Jumlah pertanyaan:  (259, 2)
Jumlah pertanyaan:  (17, 2)


In [4]:
question_data.head(10)

Unnamed: 0,pattern,tag
0,Hi,gr_hi
1,Halo,gr_ha
2,Selamat Pagi,gr_pa
3,Selamat Siang,gr_si
4,Selamat Sore,gr_so
5,Selamat Malam,gr_ma
6,Ada program studi apa saja di UIN Sunan Gunung...,prodi
7,Apa saja jurusan di UIN Bandung,prodi
8,Ada jurusan apa saja?,prodi
9,Mohon informasi mengenai program studi yang te...,prodi


In [5]:
answer_data.head(10)

Unnamed: 0,responses,tag
0,Halo! Apa yang ingin anda cari tahu hari ini?,gr_hi
1,Hi! Apa yang bisa kami bantu?,gr_ha
2,Selamat Pagi! Apa yang bisa kami bantu untuk m...,gr_pa
3,Selamat Siang! Apa yang ingin anda cari tahu?,gr_si
4,Selamat Sore! Apa yang ingin anda ketahui?,gr_so
5,Selamat Malam!
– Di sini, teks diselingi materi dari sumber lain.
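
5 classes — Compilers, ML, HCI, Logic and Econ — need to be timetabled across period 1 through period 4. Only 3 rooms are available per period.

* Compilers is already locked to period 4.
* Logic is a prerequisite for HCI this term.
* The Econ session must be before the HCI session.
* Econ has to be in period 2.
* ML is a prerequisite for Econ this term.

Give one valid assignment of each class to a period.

Compilers -> period 4; Econ -> period 2; Logic -> period 1; ML -> period 1; HCI -> period 3

Checking: Logic(period 1) before HCI(period 3); ML(period 1) before Econ(period 2); Econ(period 2) before HCI(period 3); Compilers=period 4 in [period 4,period 4]; Econ=period 2 in [period 2,period 2]; max 2 per period (cap 3).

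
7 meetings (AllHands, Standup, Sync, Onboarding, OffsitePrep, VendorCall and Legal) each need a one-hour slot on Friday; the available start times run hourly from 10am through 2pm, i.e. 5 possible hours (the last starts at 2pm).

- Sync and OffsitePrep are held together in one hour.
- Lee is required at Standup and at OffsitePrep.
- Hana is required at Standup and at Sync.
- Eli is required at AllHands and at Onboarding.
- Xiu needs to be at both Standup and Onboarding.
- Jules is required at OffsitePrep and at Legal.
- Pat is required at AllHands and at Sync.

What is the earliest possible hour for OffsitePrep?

10am

OffsitePrep at 10am is achievable: Legal -> 11am; Sync -> 10am; Standup -> 11am; VendorCall -> 10am; OffsitePrep -> 10am; Onboarding -> 10am; AllHands -> 11am.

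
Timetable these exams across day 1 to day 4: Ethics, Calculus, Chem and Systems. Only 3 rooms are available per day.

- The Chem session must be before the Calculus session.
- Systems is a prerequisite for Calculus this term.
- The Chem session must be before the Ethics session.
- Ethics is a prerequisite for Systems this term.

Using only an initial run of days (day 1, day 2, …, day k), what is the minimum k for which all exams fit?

The precedence chain requires at least 4 distinct days.
With at most 3 per day and 4 exams, at least 2 days are needed.
4 works (last occupied day: day 4): for example Chem in day 1, Calculus in day 4, Systems in day 3, Ethics in day 2.

4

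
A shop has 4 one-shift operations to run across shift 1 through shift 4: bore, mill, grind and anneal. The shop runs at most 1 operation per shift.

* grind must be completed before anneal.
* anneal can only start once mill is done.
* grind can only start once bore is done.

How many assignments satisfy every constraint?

3

Enumerating: bore -> shift 1; mill -> shift 3; anneal -> shift 4; grind -> shift 2 | bore -> shift 1; mill -> shift 2; anneal -> shift 4; grind -> shift 3 | mill in shift 1; grind in shift 3; anneal in shift 4; bore in shift 2.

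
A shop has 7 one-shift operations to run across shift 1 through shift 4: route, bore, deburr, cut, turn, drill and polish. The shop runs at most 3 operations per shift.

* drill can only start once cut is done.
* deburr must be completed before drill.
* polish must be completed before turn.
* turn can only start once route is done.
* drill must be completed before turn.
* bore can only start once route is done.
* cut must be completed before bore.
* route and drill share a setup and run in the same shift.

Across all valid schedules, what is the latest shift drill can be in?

Precedence pushes drill to at least shift 2; downstream work caps drill at shift 3.
drill at shift 3 is achievable: cut=shift 1, deburr=shift 1, turn=shift 4, polish=shift 1, bore=shift 4, drill=shift 3, route=shift 3.

shift 3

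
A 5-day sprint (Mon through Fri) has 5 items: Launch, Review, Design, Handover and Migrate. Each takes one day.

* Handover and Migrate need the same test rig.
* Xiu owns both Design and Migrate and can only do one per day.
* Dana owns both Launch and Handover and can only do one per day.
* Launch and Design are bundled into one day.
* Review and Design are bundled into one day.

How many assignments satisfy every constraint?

60

Splitting on Launch: it can be Mon (12), Tue (12), Wed (12), Thu (12), Fri (12). Listing each branch's schedules as (Review, Design, Handover, Migrate):
Launch=Mon: (Mon,Mon,Tue,Wed) (Mon,Mon,Tue,Thu) (Mon,Mon,Tue,Fri) (Mon,Mon,Wed,Tue) (Mon,Mon,Wed,Thu) (Mon,Mon,Wed,Fri) (Mon,Mon,Thu,Tue) (Mon,Mon,Thu,Wed) (Mon,Mon,Thu,Fri) (Mon,Mon,Fri,Tue) (Mon,Mon,Fri,Wed) (Mon,Mon,Fri,Thu) — 12.
Launch=Tue: (Tue,Tue,Mon,Wed) (Tue,Tue,Mon,Thu) (Tue,Tue,Mon,Fri) (Tue,Tue,Wed,Mon) (Tue,Tue,Wed,Thu) (Tue,Tue,Wed,Fri) (Tue,Tue,Thu,Mon) (Tue,Tue,Thu,Wed) (Tue,Tue,Thu,Fri) (Tue,Tue,Fri,Mon) (Tue,Tue,Fri,Wed) (Tue,Tue,Fri,Thu) — 12.
Launch=Wed: (Wed,Wed,Mon,Tue) (Wed,Wed,Mon,Thu) (Wed,Wed,Mon,Fri) (Wed,Wed,Tue,Mon) (Wed,Wed,Tue,Thu) (Wed,Wed,Tue,Fri) (Wed,Wed,Thu,Mon) (Wed,Wed,Thu,Tue) (Wed,Wed,Thu,Fri) (Wed,Wed,Fri,Mon) (Wed,Wed,Fri,Tue) (Wed,Wed,Fri,Thu) — 12.
Launch=Thu: (Thu,Thu,Mon,Tue) (Thu,Thu,Mon,Wed) (Thu,Thu,Mon,Fri) (Thu,Thu,Tue,Mon) (Thu,Thu,Tue,Wed) (Thu,Thu,Tue,Fri) (Thu,Thu,Wed,Mon) (Thu,Thu,Wed,Tue) (Thu,Thu,Wed,Fri) (Thu,Thu,Fri,Mon) (Thu,Thu,Fri,Tue) (Thu,Thu,Fri,Wed) — 12.
Launch=Fri: (Fri,Fri,Mon,Tue) (Fri,Fri,Mon,Wed) (Fri,Fri,Mon,Thu) (Fri,Fri,Tue,Mon) (Fri,Fri,Tue,Wed) (Fri,Fri,Tue,Thu) (Fri,Fri,Wed,Mon) (Fri,Fri,Wed,Tue) (Fri,Fri,Wed,Thu) (Fri,Fri,Thu,Mon) (Fri,Fri,Thu,Tue) (Fri,Fri,Thu,Wed) — 12.
Summing: 12 + 12 + 12 + 12 + 12 = 60.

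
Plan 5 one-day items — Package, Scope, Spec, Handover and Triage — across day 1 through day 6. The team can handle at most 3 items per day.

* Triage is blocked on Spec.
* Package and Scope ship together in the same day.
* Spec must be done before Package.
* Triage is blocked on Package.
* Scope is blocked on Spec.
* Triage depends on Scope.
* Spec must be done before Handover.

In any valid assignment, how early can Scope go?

Precedence pushes Scope to at least day 2; downstream work caps Scope at day 5.
Scope at day 2 is achievable: Scope -> day 2; Handover -> day 2; Spec -> day 1; Package -> day 2; Triage -> day 3.

day 2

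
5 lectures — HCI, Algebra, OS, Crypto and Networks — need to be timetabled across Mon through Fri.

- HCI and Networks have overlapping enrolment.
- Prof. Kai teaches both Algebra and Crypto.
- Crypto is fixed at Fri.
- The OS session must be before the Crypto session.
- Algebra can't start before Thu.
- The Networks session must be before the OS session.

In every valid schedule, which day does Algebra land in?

Algebra's window is Thu–Fri.
Crypto is fixed at Fri, and Algebra can't share a day with Crypto.
So Algebra must be Thu.

Thu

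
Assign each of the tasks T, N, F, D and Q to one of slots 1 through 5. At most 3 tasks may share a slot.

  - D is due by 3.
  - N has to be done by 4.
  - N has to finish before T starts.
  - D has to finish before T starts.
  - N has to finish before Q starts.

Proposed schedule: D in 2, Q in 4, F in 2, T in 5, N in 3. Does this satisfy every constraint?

D is due by 3 — holds.
D has to finish before T starts — holds.
N has to be done by 4 — holds.
N has to finish before Q starts — holds.
N has to finish before T starts — holds.
At most 3 tasks may share a slot — holds.

Valid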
Apa yang bisa kami bantu?,gr_ma
6,UIN Sunan Gunung Djati Bandung menyelenggaraka...,prodi
7,SNBP adalah singkatan dari Seleksi Nasional Be...,jm_s1
8,Untuk jurusan yang bisa dipilih pada Seleksi M...,snbp_jur
9,Untuk jurusan yang bisa dipilih pada Seleksi M...,snbt_jur


## Data Cleaning

In [6]:
%pip install Sastrawi transformers tensorflow

Note: you may need to restart the kernel to use updated packages.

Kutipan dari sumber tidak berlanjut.